Ninety-nine out of 100 colleges inflate their football attendance. That’s the takeaway from an article by Wall Street Journal senior sports reporter and U-M grad Rachel Bachman. The Journal used freedom-of-information requests to obtain the number of tickets scanned at stadium gates–and found they averaged only 71 percent of reported attendance.

Most schools (and professional sports teams) count all season ticket holders as attending every game, regardless of whether they show up. At last year’s Minnesota-Nebraska game in Minneapolis, that added 14,000 to the announced attendance. Yet, Bachman noted, “Minnesota’s gap between scanned and announced attendance could have been worse–its announced attendance doesn’t include stadium staff, marching bands or media, as many other schools do.”

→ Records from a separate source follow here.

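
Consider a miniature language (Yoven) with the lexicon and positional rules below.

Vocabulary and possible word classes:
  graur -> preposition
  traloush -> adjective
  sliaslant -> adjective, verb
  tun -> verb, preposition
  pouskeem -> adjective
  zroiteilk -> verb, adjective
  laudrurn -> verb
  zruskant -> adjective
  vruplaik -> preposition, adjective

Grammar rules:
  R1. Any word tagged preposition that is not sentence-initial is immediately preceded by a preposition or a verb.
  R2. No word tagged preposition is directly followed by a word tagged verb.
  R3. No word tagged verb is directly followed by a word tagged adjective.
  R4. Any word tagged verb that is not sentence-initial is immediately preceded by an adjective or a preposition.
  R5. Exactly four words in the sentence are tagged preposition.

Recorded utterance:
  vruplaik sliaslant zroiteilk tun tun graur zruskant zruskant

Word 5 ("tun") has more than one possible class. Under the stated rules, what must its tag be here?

Candidates per position — 1:vruplaik {preposition,adjective}; 2:sliaslant {adjective,verb}; 3:zroiteilk {verb,adjective}; 4:tun {verb,preposition}; 5:tun {verb,preposition}; 6:graur {preposition}; 7:zruskant {adjective}; 8:zruskant {adjective}.
Word 1 cannot be adjective — rule 5 would then fail for every completion. It is preposition.
Word 2 cannot be verb — rule 2 would then fail for every completion. It is adjective.
Word 4 cannot be verb — rule 5 would then fail for every completion. It is preposition.
Word 5 cannot be verb — rule 2 would then fail for every completion. It is preposition.
Word 3 cannot be adjective — rule 1 would then fail for every completion. It is verb.
So the tagging must be: preposition adjective verb preposition preposition preposition adjective adjective.
Check: rule 1 satisfied; rule 2 satisfied; rule 3 satisfied; rule 4 satisfied; rule 5 satisfied.

preposition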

Michigan does. “One of the first questions we asked [visiting teams] was, ‘Did you bring a band?'” recalls former assistant athletic director Marty Bodnar. “Each [scholarship] player gets four tickets free–a walk-on gets two tickets; that goes for the visiting team, too. There are comp tickets for the staff …”

All of which helps explain why, as Bachman writes, Michigan has “continued to claim a streak of 100,000-plus attendance games dating back to 1975, even though two games last year [Rutgers and Minnesota] showed fewer than 80,000 scanned tickets.”

Associate athletic director Dave Ablauf says those scan counts are low. “Right before kickoff, we don’t have the ability to scan all the tickets,” he says. “It’s not an exact science.” It gets even less exact during seasons fans would rather forget–or not experience in the first place. At the end of Brady Hoke’s tenure, in 2014, a promotion offered students a free ticket with the purchase of two Coke products. “We sold just under 80,000 regular season tickets and only 12,000 student season tickets” that year, Ablauf recalls.

With Jim Harbaugh’s arrival, “in 2017 we sold 92,692 season tickets, and almost 21,000 student season tickets,” Ablauf adds. “Of this year’s numbers, 71,194 are full-price season ticket holders and 18,301 are student season tickets.”

If you include family and individual packs sold online, Ablauf says, every game is a sellout. And even if it takes some creative accounting, they’ll continue to announce attendance of more than 100,000 fans at every game.